When something traumatic happens, our amygdala sits up and takes notice. “That was bad, we didn’t see that coming. We’ll be watching out for it from now on” it says to itself.
And watch out it does, hypervigilantly. It matches with false positives. It matches bends to motorways, office corridors to work corridors and current partners to ex-partners. A scene, sound, smell, a facial expression or tone of voice can make the match go off.
Usually, these associations settle over time. But when an experience is profoundly traumatic, the memory gets stuck. Sometimes for years, for a lifetime.
How rapid trauma treatments work
Traditional therapy tends to involve talking through the painful past in a safe space. Going over the details, exploring all the feelings then and now. Making emotional sense of what happened, essentially.

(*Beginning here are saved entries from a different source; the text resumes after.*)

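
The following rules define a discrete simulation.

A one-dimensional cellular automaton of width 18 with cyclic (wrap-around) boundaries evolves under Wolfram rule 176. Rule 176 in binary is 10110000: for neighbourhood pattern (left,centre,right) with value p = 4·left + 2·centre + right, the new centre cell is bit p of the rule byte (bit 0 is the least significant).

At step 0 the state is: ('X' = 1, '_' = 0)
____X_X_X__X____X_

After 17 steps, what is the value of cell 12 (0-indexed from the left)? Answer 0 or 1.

0

step 0: ____X_X_X__X____X_
step 1: _____X_X_X__X____X
step 2: X_____X_X_X__X____
step 3: _X_____X_X_X__X___
step 4: __X_____X_X_X__X__
step 5: ___X_____X_X_X__X_
step 6: ____X_____X_X_X__X
step 7: X____X_____X_X_X__
step 8: _X____X_____X_X_X_
step 9: __X____X_____X_X_X
step 10: X__X____X_____X_X_
step 11: _X__X____X_____X_X
step 12: X_X__X____X_____X_
step 13: _X_X__X____X_____X
step 14: X_X_X__X____X_____
step 15: _X_X_X__X____X____
step 16: __X_X_X__X____X___
step 17: ___X_X_X__X____X__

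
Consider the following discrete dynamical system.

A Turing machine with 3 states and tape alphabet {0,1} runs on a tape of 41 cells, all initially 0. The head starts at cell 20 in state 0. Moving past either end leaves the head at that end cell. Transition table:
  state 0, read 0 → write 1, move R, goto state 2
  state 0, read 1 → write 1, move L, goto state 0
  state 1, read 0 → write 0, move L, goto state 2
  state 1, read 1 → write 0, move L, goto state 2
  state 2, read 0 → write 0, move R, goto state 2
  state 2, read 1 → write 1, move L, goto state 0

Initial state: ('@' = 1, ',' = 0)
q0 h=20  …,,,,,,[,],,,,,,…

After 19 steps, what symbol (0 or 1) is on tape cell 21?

0

0) q0 h=20  …,,,,,,[,],,,,,,…
1) q2 h=21  …,,,,,@[,],,,,,,…
2) q2 h=22  …,,,,@,[,],,,,,,…
3) q2 h=23  …,,,@,,[,],,,,,,…
4) q2 h=24  …,,@,,,[,],,,,,,…
5) q2 h=25  …,@,,,,[,],,,,,,…
6) q2 h=26  …@,,,,,[,],,,,,,…
7) q2 h=27  …,,,,,,[,],,,,,,…
8) q2 h=28  …,,,,,,[,],,,,,,…
9) q2 h=29  …,,,,,,[,],,,,,,…
10) q2 h=30  …,,,,,,[,],,,,,,…
11) q2 h=31  …,,,,,,[,],,,,,,…
12) q2 h=32  …,,,,,,[,],,,,,,…
13) q2 h=33  …,,,,,,[,],,,,,,…
14) q2 h=34  …,,,,,,[,],,,,,,|
15) q2 h=35  …,,,,,,[,],,,,,|
16) q2 h=36  …,,,,,,[,],,,,|
17) q2 h=37  …,,,,,,[,],,,|
18) q2 h=38  …,,,,,,[,],,|
19) q2 h=39  …,,,,,,[,],|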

This can help. But for some, it reinforces the trauma, keeping it stuck. Recounting the experience over and over can even be re-traumatising.

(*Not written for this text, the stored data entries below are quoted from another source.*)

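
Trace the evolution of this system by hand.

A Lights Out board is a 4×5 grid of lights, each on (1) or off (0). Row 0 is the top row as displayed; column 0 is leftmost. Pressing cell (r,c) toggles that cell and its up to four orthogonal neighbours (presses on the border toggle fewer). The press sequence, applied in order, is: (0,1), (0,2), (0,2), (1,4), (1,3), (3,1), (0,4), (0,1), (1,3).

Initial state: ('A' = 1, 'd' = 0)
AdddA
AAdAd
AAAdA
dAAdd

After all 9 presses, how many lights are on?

8

step 0: AdddA
AAdAd
AAAdA
dAAdd
step 1: dAAdA
AddAd
AAAdA
dAAdd
step 2: dddAA
AdAAd
AAAdA
dAAdd
step 3: dAAdA
AddAd
AAAdA
dAAdd
step 4: dAAdd
AdddA
AAAdd
dAAdd
step 5: dAAAd
AdAAd
AAAAd
dAAdd
step 6: dAAAd
AdAAd
AdAAd
Adddd
step 7: dAAdA
AdAAA
AdAAd
Adddd
step 8: AdddA
AAAAA
AdAAd
Adddd
step 9: AddAA
AAddd
AdAdd
Adddd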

That’s why modern trauma treatments focus on reprocessing the memory—changing the way it’s stored in the brain without needing to relive every painful detail.

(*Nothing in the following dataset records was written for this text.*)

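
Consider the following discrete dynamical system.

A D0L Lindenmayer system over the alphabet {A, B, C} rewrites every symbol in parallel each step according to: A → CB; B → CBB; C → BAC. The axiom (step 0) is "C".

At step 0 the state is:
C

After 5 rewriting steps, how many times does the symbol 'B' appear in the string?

0) C
1) BAC
2) CBBCBBAC
3) BACCBBCBBBACCBBCBBCBBAC
4) CBBCBBACBACCBBCBBBACCBBCBBCBBCBBACBACCBBCBBBACCBBCBBBACCBBCBBCBBAC
5) BACCBBCBBBACCBBCBBCBBACCBBCBBACBACCBBCBBBACCBBCBBCBBCBBACB…BACCBBCBBBACCBBCBBCBBCBBACBACCBBCBBBACCBBCBBBACCBBCBBCBBAC  (len 190)

101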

- EMDR (Eye Movement Desensitisation and Reprocessing) uses bilateral stimulation (eye movements, pulsing handles, stereo sounds) to help the brain reprocess traumatic events, reducing their emotional intensity.
- EFT (Emotional Freedom Technique), or tapping, works on the principle of reducing emotional distress by stimulating acupressure points while focusing on the memory. It aims to rebalance energy levels in the body.
- The Rewind Technique, developed by Dr David Muss, guides the person to replay a traumatic memory in a specific, relaxed way that helps the brain process it differently. To file it in the hippocampus as a regular memory, so it no longer triggers distress.
I’m summarising here, of course. All three therapies have protocols to follow and deeper explanations. I would say they’re all based on theories that are up for scientific debate (balancing the body’s energies?).
But there is positive evidence of effectiveness for all three.
What they all have in common, and potentially explains their effectiveness, is reprocessing combined with actively doing something – focusing, tapping, playing and rewinding the movie. There’s an element of dissociation going on, in a positive sense.
The therapist and the client acknowledge the bad thing that happened and the feelings around it, but we don’t get bogged down in it. “OK that happened, let’s see if we can do something with it…”
One way or another, we nudge along that natural healing process, putting it more in the past emotionally. We’re not changing the memory or hypnotising it away, we’re working with it.
Which rapid trauma treatment is best?
As a therapist, I know the least about EFT tapping. I have training and experience of using EMDR, but the Rewind Technique is my go-to for this kind of thing.
One major benefit of the rewind? It’s non-voyeuristic. Clients don’t need to talk about their trauma at all. We set up the mental movie, do the work, and the therapist doesn’t need to know the details.
It’s also fast. The technique can be explained, set up, and completed in a single session. Sometimes we repeat it or set up the rewind for another memory, but results often come quickly. People feel lighter, freer—sometimes after just one good night’s sleep.
EMDR, on the other hand, is great for people who struggle with visualisation or prefer to keep their eyes open. The structured nature of the light or sound stimulation gives the visual senses something to do—again, creating that positive dissociation that allows deeper shifts to happen.
Trauma treatment is evolving
Sometimes, these approaches are all that’s needed. Other times, they lay the foundation for further therapy—helping people feel more emotionally settled so they can move forward.
I want to give credit to Joe Griffin, co-founder of Human Givens therapy, who was explaining and making sense of these approaches 20 years ago. His insights remain invaluable.
What’s clear is that trauma treatment is evolving. We no longer have to endlessly relive our worst experiences to move past them. Instead, we can work with the brain’s natural ability to heal—nudging it along, so painful memories become just that: memories, not open mental wounds.